March 10, 2007

Hillerman's good--except this time

Navajo mystery familiar yet underdevelopedI keep coming back to Hillerman because of his ability—despite being an Anglo—to capture key concepts and elucidate the mores of the Four Corners American Indians, mainly the Navajo.

He has earned the Navajo Tribe’s Special Friend Award and has received the Mystery Writers of America Edgar and Grand Master awards.

In his acclaimed Joe Leaphorn series, featured on PBS, Hillerman uses Navajo creation tales, historical events and cultural practices and attire as filters through which his characters, mainly Navajo law enforcement officers, process the crimes.

It’s often a careful dance they walk that blends Western investigative techniques and an anti-paranormal frame of reference with their indigenous upbringings and the Navajo focus on spirit worlds and gods.
But:“The Shape Shifter” has a rather distant feel in comparison to the other mysteries in the series.

Moreover, while we readers know the full truth of the tale, Leaphorn omits some key facts in the final chapter when he talks directly with Chee. It seems an odd concession since he went to Chee expressly to confess.

4 comments:

writerfella said...

Writerfella here --
Well, seems like at least one reviewer agrees with writerfella's take on SHAPE SHIFTER. It certainly is the least of all the Jim Chee - Joe Leaphorn combo novels simply because the 'mystery' is so pedestrian it could have happened in New Jersey among non-Native Bricktowners.

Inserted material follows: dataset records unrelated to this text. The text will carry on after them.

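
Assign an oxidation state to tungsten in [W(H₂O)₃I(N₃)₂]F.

+4

1 fluoride outside the brackets (-1 each) → the complex ion is 1+.
Ligand charges: 3×H2O neutral; 1×I = -1; 2×N3 = -2; sum -3.
W + (-3) = 1+ ⇒ W is +4.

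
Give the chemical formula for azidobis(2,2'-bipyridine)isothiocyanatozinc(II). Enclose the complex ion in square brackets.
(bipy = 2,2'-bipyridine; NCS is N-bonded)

Ligands: 1 azido (N3, -1), 2 2,2'-bipyridine (bipy, neutral), 1 isothiocyanato (NCS, -1). Ligand charge sum = -2.
With Zn in oxidation state +2, the complex ion is [Zn...].

[Zn(bipy)2(N3)(NCS)]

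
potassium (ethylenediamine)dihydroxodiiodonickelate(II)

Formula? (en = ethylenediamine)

Ligands: 2 hydroxo (OH, -1), 2 iodo (I, -1), 1 ethylenediamine (en, neutral). Ligand charge sum = -4.
Charge balance with potassium (+1) requires 1 complex ion per 2 potassium.

K2[Ni(en)I2(OH)2]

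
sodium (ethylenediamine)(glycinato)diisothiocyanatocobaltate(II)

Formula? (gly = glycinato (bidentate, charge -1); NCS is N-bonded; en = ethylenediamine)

Na[Co(en)(gly)(NCS)2]

Ligands: 1 glycinato (gly, -1), 2 isothiocyanato (NCS, -1), 1 ethylenediamine (en, neutral). Ligand charge sum = -3.
With Co in oxidation state +2, the complex ion is [Co...]^1−.
Charge balance with sodium (+1) requires 1 complex ion per 1 sodium.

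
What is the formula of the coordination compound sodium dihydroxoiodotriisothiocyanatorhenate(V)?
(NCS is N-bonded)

Na[ReI(NCS)3(OH)2]

Ligands: 1 iodo (I, -1), 3 isothiocyanato (NCS, -1), 2 hydroxo (OH, -1). Ligand charge sum = -6.
With Re in oxidation state +5, the complex ion is [Re...]^1−.
Charge balance with sodium (+1) requires 1 complex ion per 1 sodium.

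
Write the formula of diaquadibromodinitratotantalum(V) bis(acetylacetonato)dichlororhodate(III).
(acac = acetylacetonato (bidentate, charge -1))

[TaBr2(H2O)2(NO3)2][Rh(acac)2Cl2]

Cation [Ta…]: ligand charges -4, Ta(V) ⇒ ion charge 1+.
Anion [Rh…]: ligand charges -4, Rh(III) ⇒ ion charge 1−.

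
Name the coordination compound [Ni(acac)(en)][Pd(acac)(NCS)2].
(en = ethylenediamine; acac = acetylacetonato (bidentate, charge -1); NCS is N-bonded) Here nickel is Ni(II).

(acetylacetonato)(ethylenediamine)nickel(II) (acetylacetonato)diisothiocyanatopalladate(II)

Both ions are complex: the cation is named first with the plain metal name, the anion second with the -ate form; each ion's ligands are alphabetised independently.
Ni is given as +2; the cation's ligand charges sum to -1, so the complex cation is 1+.
A 1:1 salt means the anion carries the equal and opposite charge, 1−.
Anion: ligand charges sum to -3; for the ion to be 1−, Pd = +2.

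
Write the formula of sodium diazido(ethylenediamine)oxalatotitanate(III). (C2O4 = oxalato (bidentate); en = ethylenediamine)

Na[Ti(C2O4)(en)(N3)2]

Ligands: 1 oxalato (C2O4, -2), 1 ethylenediamine (en, neutral), 2 azido (N3, -1). Ligand charge sum = -4.
With Ti in oxidation state +3, the complex ion is [Ti...]^1−.
Charge balance with sodium (+1) requires 1 complex ion per 1 sodium.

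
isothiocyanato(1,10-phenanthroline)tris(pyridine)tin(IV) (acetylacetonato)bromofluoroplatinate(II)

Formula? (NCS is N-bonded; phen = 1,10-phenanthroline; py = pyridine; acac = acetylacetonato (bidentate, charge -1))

Cation [Sn…]: ligand charges -1, Sn(IV) ⇒ ion charge 3+.
Anion [Pt…]: ligand charges -3, Pt(II) ⇒ ion charge 1−.
One 3+ cation requires 3 of the 1− anion.

[Sn(NCS)(phen)(py)3][Pt(acac)BrF]3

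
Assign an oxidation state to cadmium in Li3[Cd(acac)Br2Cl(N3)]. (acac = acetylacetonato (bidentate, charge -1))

+2

3 lithium outside the brackets (+1 each) → the complex ion is 3−.
Ligand charges: 1×N3 = -1; 2×Br = -2; 1×Cl = -1; 1×acac = -1; sum -5.
Cd + (-5) = 3− ⇒ Cd is +2.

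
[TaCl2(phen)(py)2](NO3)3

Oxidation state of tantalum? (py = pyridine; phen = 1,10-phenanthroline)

+5

3 nitrate outside the brackets (-1 each) → the complex ion is 3+.
Ligand charges: 2×py neutral; 2×Cl = -2; 1×phen neutral; sum -2.
Ta + (-2) = 3+ ⇒ Ta is +5.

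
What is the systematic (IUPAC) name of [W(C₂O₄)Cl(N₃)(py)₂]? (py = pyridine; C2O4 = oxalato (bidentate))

azidochlorooxalatobis(pyridine)tungsten(IV)

There is no counter-ion, so the complex is neutral overall.
Ligand charges: 2×pyridine (neutral), 1×chloro (-1 each), 1×oxalato (-2 each), 1×azido (-1 each); total -4. So W + (-4) = 0, giving W = +4.
Ligands are named alphabetically: azido before chloro before oxalato before pyridine.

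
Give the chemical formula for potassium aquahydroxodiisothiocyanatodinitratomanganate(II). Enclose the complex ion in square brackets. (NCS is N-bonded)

K3[Mn(H2O)(NCS)2(NO3)2(OH)]

Ligands: 2 isothiocyanato (NCS, -1), 1 aqua (H2O, neutral), 2 nitrato (NO3, -1), 1 hydroxo (OH, -1). Ligand charge sum = -5.
Charge balance with potassium (+1) requires 1 complex ion per 3 potassium.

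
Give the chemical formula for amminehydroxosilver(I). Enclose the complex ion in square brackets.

Ligands: 1 hydroxo (OH, -1), 1 ammine (NH3, neutral). Ligand charge sum = -1.
With Ag in oxidation state +1, the complex ion is [Ag...].

[Ag(NH3)(OH)]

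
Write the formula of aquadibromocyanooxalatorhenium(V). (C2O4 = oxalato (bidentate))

Ligands: 1 oxalato (C2O4, -2), 2 bromo (Br, -1), 1 cyano (CN, -1), 1 aqua (H2O, neutral). Ligand charge sum = -5.
With Re in oxidation state +5, the complex ion is [Re...].

[ReBr2(C2O4)(CN)(H2O)]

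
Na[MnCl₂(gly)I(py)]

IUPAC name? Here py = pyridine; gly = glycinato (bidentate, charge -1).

sodium dichloro(glycinato)iodo(pyridine)manganate(III)

The 1 sodium counter-ion carries a total charge of +1, so each complex ion is 1−.
Ligand charges: 1×iodo (-1 each), 1×pyridine (neutral), 1×glycinato (-1 each), 2×chloro (-1 each); total -4. So Mn + (-4) = 1−, giving Mn = +3.
Ligands are named alphabetically: chloro before glycinato before iodo before pyridine.
The complex ion is anionic, so manganese takes the -ate form manganate(III).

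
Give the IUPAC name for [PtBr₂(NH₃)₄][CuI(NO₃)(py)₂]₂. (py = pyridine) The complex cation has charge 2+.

tetraamminedibromoplatinum(IV) iodonitratobis(pyridine)cuprate(I)

The complex cation is given as 2+; its ligand charges sum to -2, so Pt = +4.
With 2 anions per cation, each anion must be 2/2 = 1−.
Anion: ligand charges sum to -2; for the ion to be 1−, Cu = +1.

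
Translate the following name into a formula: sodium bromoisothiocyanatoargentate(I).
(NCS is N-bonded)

Na[AgBr(NCS)]

Ligands: 1 bromo (Br, -1), 1 isothiocyanato (NCS, -1). Ligand charge sum = -2.
Charge balance with sodium (+1) requires 1 complex ion per 1 sodium.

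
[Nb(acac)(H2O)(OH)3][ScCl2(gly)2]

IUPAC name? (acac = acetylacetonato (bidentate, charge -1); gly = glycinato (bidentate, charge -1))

(acetylacetonato)aquatrihydroxoniobium(V) dichlorobis(glycinato)scandate(III)

Both ions are complex: the cation is named first with the plain metal name, the anion second with the -ate form; each ion's ligands are alphabetised independently.
Scandium is always +3 in its complexes; the anion's ligand charges sum to -4, so the complex anion is 1−.
A 1:1 salt means the cation carries the equal and opposite charge, 1+.
Cation: ligand charges sum to -4; for the ion to be 1+, Nb = +5.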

This says nothing of course toward how well the book is selling or not selling. It simply means that, for now, Tony Hillerman has run out of gas. By the bye, he 'won' that "Special Friend" Award from the Navajos AFTER he hired two or three Navajo 'advisors' to help guide his writings...
All Best
Russ Bates
'writerfella'

Rob said...

Better late than never.

Do you know which book Hillerman published first after hiring the advisors?

Rob said...

Well, the award didn't prevent him from making mistakes in The Dark Wind (1989). Of course, those pertained to the Hopi, not the Navajo.

Rob said...

I stand corrected on the date. Which means The Dark Wind fits the pattern of culturally insensitive books written without the help of advisors.